A wheelbarrow of nappier grass and desmodium fetches farmers Ksh200 and for farmers who were used to waiting for hard to comeby support from their children scattered in many Kenyan urban centers, a wheelbarrow per day or two is more than what Paul and neighbours could have bargained for.
For example, Lorna Adhiambo Achola, a widow joined Paul’s group and set aside a 20 by 25 meter plot.
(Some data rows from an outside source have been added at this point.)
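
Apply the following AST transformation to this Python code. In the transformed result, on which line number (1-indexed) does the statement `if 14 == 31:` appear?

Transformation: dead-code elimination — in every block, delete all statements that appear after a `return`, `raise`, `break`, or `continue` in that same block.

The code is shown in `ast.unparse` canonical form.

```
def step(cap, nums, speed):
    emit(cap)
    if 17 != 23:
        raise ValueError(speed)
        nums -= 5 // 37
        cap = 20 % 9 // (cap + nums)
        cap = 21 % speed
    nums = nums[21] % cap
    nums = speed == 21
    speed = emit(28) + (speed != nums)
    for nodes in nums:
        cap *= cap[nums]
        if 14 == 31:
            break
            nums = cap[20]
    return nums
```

10

Transformed code:
def step(cap, nums, speed):
    emit(cap)
    if 17 != 23:
        raise ValueError(speed)
    nums = nums[21] % cap
    nums = speed == 21
    speed = emit(28) + (speed != nums)
    for nodes in nums:
        cap *= cap[nums]
        if 14 == 31:
            break
    return nums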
Five years down the line, a woman who was left only with children and a patchy ground, now has managed to buy 5 dairy goats, a local zebu cow and is planning to buy a dairy cow from proceeds fromnappier and desmodium crops.
In light of climate change, Dr Christian says there might arise the need to modify the technology in a way that it could be suitable with varieties of cereals that would be suited to changes in the climate.
Icipe now has a target to extend the benefits of ‘push-pull’ to over one million people by 2020.
To help realize this, iCIPE Wednesday launched a project known as ADOPT – the Adaptation and Dissemination of the ‘Push-Pull’ Technology to Climate Change.
The initiative will directly benefit 50,000 smallholder cereal-livestock farmers.
It will also improve food availability for half a million people living in areas that are dry and vulnerable to climate change in Kenya, Tanzania and Ethiopia.
Dr. Peter Sturesson, Counsellor for Rural Development at the EU Delegation to Kenya, noted: “ADOPT fully responds to the five result areas of the Commission’s Food Security Thematic Programme (FSTP), Research and Technology component, which includes: the delivery of pro-poor innovations; development of research programmes responding to beneficiaries’ needs; enhancement of the active role of low-income smallholder farmers; exchange of experience and knowledge through scientific networks; and the generation of synergy and complementarity with other EU research programmes.”
Moreover, the rising uncertainties in the region’s rain-fed agriculture, due to the continent’s vulnerability to climate change, has created more demand for ‘push-pull’, and its further adaptation to withstand the increasingly adverse and changeable conditions. The funding from the EU will take us closer to achieving these two goals.”
“ADOPT will focus on crops grown in dry areas, for instance, sorghum and millet, including research on trap and intercrops adapted to conditions associated with climate change. This requires working in partnership with national, regional and international organisations, and most importantly with farmers across the region,” added Dr Zeyaur Khan, the leader of the ‘push-pull’ programme.